Still, a bigger, more conventional receiver wouldn't hurt.
Having lost Sidney Rice to the Seahawks, the Vikings have struggled to find a reliable deep threat. Michael Jenkins and Devin Aromashodu each had their occasional moments, but they're both best suited as a third or fpurth option. With all the eight man fronts the Vikings receive with Adrian Peterson (whenever he returns from injury), they could have a dangerous vertical passing game with a tall receiver near the sideline.
Justin Blackmon is expected to be the first receiver off the board, and his performance in the Fiesta Bowl showed why, with 186 yards and three trips to the end zone. He's got a good frame at 6'1", 210 lbs and while he might not have elite speed, he does have strong hands and runs a good route. If he isn't taken by the Rams at No. 2, the Vikings could consider nabbing him.
Words I hope to hear this April: "With the third pick in the 2012 NFL draft, the Minnesota Vikings select...Matt Kalil, Offensive Tackle, Southern California."
While this pick may not be as exciting to fans as a playmaker like Claiborne or Blackmon, Kalil is the smartest pick for the Vikes.
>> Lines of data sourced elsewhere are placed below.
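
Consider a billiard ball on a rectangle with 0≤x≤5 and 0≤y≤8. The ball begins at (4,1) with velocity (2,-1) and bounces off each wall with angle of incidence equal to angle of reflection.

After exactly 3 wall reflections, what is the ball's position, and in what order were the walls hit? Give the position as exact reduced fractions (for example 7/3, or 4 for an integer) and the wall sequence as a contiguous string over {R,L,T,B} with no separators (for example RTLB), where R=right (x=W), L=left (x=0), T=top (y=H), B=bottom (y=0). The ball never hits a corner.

Final position: (0,2)
Wall sequence: RBL

1. t=1/2 → R at (5,1/2); v=(-2,-1)
2. t=1/2 → B at (4,0); v=(-2,1)
3. t=2 → L at (0,2); v=(2,1)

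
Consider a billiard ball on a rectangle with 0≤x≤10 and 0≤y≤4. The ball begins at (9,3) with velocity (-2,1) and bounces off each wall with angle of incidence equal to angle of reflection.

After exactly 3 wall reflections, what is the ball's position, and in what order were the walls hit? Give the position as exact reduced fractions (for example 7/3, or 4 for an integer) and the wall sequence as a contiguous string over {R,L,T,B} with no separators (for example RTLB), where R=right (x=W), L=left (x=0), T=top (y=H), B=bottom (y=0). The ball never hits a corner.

1. t=1 → T at (7,4); v=(-2,-1)
2. t=7/2 → L at (0,1/2); v=(2,-1)
3. t=1/2 → B at (1,0); v=(2,1)

Final position: (1,0)
Wall sequence: TLB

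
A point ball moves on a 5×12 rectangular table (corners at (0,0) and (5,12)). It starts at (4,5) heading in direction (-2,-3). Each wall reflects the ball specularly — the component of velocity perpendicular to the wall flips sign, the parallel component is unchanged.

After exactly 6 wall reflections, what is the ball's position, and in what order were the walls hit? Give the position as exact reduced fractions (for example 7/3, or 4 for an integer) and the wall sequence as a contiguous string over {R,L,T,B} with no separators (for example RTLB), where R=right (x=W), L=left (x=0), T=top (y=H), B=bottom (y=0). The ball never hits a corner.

Final position: (5,1/2)
Wall sequence: BLRTLR

1. t=5/3 → B at (2/3,0); v=(-2,3)
2. t=1/3 → L at (0,1); v=(2,3)
3. t=5/2 → R at (5,17/2); v=(-2,3)
4. t=7/6 → T at (8/3,12); v=(-2,-3)
5. t=4/3 → L at (0,8); v=(2,-3)
6. t=5/2 → R at (5,1/2); v=(-2,-3)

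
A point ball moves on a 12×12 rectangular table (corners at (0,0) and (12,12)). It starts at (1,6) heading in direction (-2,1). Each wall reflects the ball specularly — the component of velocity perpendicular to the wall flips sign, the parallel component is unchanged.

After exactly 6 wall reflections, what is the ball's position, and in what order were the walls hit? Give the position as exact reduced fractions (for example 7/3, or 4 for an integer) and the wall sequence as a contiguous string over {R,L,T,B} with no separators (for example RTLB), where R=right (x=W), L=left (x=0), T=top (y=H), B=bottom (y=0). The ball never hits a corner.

Final position: (12,1/2)
Wall sequence: LTRLBR

1. t=1/2 → L at (0,13/2); v=(2,1)
2. t=11/2 → T at (11,12); v=(2,-1)
3. t=1/2 → R at (12,23/2); v=(-2,-1)
4. t=6 → L at (0,11/2); v=(2,-1)
5. t=11/2 → B at (11,0); v=(2,1)
6. t=1/2 → R at (12,1/2); v=(-2,1)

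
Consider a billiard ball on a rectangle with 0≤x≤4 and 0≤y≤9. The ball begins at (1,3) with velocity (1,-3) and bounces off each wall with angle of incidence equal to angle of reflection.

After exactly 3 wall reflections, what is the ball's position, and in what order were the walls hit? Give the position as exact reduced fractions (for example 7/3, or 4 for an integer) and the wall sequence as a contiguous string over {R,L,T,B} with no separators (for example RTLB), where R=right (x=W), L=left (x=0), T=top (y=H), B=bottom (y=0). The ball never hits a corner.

1. t=1 → B at (2,0); v=(1,3)
2. t=2 → R at (4,6); v=(-1,3)
3. t=1 → T at (3,9); v=(-1,-3)

Final position: (3,9)
Wall sequence: BRT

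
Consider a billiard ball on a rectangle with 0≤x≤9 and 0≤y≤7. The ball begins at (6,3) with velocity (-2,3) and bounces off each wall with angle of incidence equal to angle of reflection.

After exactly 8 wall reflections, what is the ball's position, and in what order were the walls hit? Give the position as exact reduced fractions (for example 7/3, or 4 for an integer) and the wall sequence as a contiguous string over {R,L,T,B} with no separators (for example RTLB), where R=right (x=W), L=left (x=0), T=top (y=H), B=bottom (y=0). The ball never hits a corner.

1. t=4/3 → T at (10/3,7); v=(-2,-3)
2. t=5/3 → L at (0,2); v=(2,-3)
3. t=2/3 → B at (4/3,0); v=(2,3)
4. t=7/3 → T at (6,7); v=(2,-3)
5. t=3/2 → R at (9,5/2); v=(-2,-3)
6. t=5/6 → B at (22/3,0); v=(-2,3)
7. t=7/3 → T at (8/3,7); v=(-2,-3)
8. t=4/3 → L at (0,3); v=(2,-3)

Final position: (0,3)
Wall sequence: TLBTRBTL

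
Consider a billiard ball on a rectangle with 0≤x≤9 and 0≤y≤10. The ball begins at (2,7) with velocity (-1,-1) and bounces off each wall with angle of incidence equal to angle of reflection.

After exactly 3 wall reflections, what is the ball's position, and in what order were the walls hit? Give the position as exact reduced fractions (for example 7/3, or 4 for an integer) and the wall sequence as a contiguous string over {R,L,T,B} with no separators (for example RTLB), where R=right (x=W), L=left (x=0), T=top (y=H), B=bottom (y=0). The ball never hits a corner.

Final position: (9,4)
Wall sequence: LBR

1. t=2 → L at (0,5); v=(1,-1)
2. t=5 → B at (5,0); v=(1,1)
3. t=4 → R at (9,4); v=(-1,1)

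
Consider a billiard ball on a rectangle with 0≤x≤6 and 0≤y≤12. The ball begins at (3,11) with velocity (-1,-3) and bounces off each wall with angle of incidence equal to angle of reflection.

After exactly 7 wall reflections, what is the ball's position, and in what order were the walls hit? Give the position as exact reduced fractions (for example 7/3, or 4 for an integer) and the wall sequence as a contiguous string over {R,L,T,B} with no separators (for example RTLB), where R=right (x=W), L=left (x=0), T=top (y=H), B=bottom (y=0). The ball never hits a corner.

1. t=3 → L at (0,2); v=(1,-3)
2. t=2/3 → B at (2/3,0); v=(1,3)
3. t=4 → T at (14/3,12); v=(1,-3)
4. t=4/3 → R at (6,8); v=(-1,-3)
5. t=8/3 → B at (10/3,0); v=(-1,3)
6. t=10/3 → L at (0,10); v=(1,3)
7. t=2/3 → T at (2/3,12); v=(1,-3)

Final position: (2/3,12)
Wall sequence: LBTRBLT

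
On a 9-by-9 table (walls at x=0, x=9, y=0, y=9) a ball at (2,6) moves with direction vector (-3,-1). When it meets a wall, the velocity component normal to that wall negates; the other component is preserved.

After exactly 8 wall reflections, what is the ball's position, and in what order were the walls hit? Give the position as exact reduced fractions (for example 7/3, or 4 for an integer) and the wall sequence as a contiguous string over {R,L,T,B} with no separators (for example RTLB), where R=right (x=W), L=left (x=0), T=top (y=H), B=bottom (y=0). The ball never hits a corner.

Final position: (9,25/3)
Wall sequence: LRBLRLTR

1. t=2/3 → L at (0,16/3); v=(3,-1)
2. t=3 → R at (9,7/3); v=(-3,-1)
3. t=7/3 → B at (2,0); v=(-3,1)
4. t=2/3 → L at (0,2/3); v=(3,1)
5. t=3 → R at (9,11/3); v=(-3,1)
6. t=3 → L at (0,20/3); v=(3,1)
7. t=7/3 → T at (7,9); v=(3,-1)
8. t=2/3 → R at (9,25/3); v=(-3,-1)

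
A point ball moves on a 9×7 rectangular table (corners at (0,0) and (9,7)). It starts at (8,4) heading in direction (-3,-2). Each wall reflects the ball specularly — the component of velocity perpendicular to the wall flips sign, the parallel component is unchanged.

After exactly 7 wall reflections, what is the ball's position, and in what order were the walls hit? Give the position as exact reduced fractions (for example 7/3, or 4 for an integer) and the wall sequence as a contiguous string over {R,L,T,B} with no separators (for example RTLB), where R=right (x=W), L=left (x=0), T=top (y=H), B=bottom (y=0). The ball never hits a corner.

1. t=2 → B at (2,0); v=(-3,2)
2. t=2/3 → L at (0,4/3); v=(3,2)
3. t=17/6 → T at (17/2,7); v=(3,-2)
4. t=1/6 → R at (9,20/3); v=(-3,-2)
5. t=3 → L at (0,2/3); v=(3,-2)
6. t=1/3 → B at (1,0); v=(3,2)
7. t=8/3 → R at (9,16/3); v=(-3,2)

Final position: (9,16/3)
Wall sequence: BLTRLBR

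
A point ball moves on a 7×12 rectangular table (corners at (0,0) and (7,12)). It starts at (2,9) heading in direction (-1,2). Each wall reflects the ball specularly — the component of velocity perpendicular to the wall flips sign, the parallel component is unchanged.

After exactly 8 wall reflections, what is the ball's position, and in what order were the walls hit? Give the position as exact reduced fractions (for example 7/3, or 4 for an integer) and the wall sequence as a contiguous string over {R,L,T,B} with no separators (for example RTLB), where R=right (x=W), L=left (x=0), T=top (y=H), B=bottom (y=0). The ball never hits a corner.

1. t=3/2 → T at (1/2,12); v=(-1,-2)
2. t=1/2 → L at (0,11); v=(1,-2)
3. t=11/2 → B at (11/2,0); v=(1,2)
4. t=3/2 → R at (7,3); v=(-1,2)
5. t=9/2 → T at (5/2,12); v=(-1,-2)
6. t=5/2 → L at (0,7); v=(1,-2)
7. t=7/2 → B at (7/2,0); v=(1,2)
8. t=7/2 → R at (7,7); v=(-1,2)

Final position: (7,7)
Wall sequence: TLBRTLBR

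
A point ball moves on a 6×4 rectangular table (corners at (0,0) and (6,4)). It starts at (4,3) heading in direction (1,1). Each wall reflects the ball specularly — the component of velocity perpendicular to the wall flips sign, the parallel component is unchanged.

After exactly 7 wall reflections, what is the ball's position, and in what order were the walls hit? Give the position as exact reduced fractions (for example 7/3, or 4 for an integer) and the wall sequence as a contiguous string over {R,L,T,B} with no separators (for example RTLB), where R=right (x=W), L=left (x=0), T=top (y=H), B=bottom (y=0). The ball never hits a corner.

1. t=1 → T at (5,4); v=(1,-1)
2. t=1 → R at (6,3); v=(-1,-1)
3. t=3 → B at (3,0); v=(-1,1)
4. t=3 → L at (0,3); v=(1,1)
5. t=1 → T at (1,4); v=(1,-1)
6. t=4 → B at (5,0); v=(1,1)
7. t=1 → R at (6,1); v=(-1,1)

Final position: (6,1)
Wall sequence: TRBLTBR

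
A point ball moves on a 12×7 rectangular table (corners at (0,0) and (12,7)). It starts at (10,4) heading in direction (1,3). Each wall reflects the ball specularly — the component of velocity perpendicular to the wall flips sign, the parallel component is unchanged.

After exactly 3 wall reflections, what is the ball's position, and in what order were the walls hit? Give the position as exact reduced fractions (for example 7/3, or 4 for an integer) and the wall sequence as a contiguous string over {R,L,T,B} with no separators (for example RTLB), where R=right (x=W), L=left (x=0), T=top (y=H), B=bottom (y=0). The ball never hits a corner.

Final position: (32/3,0)
Wall sequence: TRB

1. t=1 → T at (11,7); v=(1,-3)
2. t=1 → R at (12,4); v=(-1,-3)
3. t=4/3 → B at (32/3,0); v=(-1,3)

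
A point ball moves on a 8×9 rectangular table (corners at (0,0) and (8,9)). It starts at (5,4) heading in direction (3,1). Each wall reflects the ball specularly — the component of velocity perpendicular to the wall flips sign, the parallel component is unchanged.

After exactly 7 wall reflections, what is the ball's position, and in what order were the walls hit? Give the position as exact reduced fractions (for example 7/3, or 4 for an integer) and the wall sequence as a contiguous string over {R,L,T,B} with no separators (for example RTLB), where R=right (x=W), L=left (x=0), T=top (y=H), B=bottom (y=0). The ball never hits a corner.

Final position: (1,0)
Wall sequence: RLTRLRB

1. t=1 → R at (8,5); v=(-3,1)
2. t=8/3 → L at (0,23/3); v=(3,1)
3. t=4/3 → T at (4,9); v=(3,-1)
4. t=4/3 → R at (8,23/3); v=(-3,-1)
5. t=8/3 → L at (0,5); v=(3,-1)
6. t=8/3 → R at (8,7/3); v=(-3,-1)
7. t=7/3 → B at (1,0); v=(-3,1)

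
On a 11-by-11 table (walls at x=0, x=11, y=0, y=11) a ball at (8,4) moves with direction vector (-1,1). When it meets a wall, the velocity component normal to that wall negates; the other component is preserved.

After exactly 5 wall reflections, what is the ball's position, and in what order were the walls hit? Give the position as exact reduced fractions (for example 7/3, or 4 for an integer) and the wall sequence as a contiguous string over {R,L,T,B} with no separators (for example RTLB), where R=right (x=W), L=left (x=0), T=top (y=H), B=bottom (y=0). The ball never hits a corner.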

The Vikings have what they think may be a franchise quarterback, now they have to keep him upright. From what I've seen over the years, it's easier to build a secondary or receiving core through free agency than it is an offensive line. When teams get a guy like Orlando Pace or Walter Jones, they don't let him go until his best years are way behind him. Basically, the only way to find a left tackle is through the draft.
If he is still available at No. 3, it should be a no-brainer. But what if he isn't? Now it's decision time. Claiborne or Blackmon? Or maybe someone else entirely? Some of you might say Riley Reiff or Jonathan Martin instead of Claiborne of Blackmon. But when you have the No. 3 pick, I think you need to take the best player at his position.
Usually I'm against taking a wide receiver with a top-five pick, unless he's like Randy Moss or Calvin Johnson. And you can't deny that the Vikings need all the help they can get on defense. Even with the depth of corners in the class of '13, Claiborne would be a better pick. The secondary was one of the worst I've ever seen in Vikings history, and it's been a while since this team had a ball hawk on defense.
Of course, a lot may change between now and the draft. Players' stock may rise or fall as a result of the combine, and the Vikings may acquire a long-term starter they need. But if the draft was happening tomorrow and Kalil is off the board, I say go with Claiborne.
So there you have my opinion. But what do you think? Kalil? Claiborne? Pray that Indy and St. Louis pass on Andrew Luck? Would love to hear your input.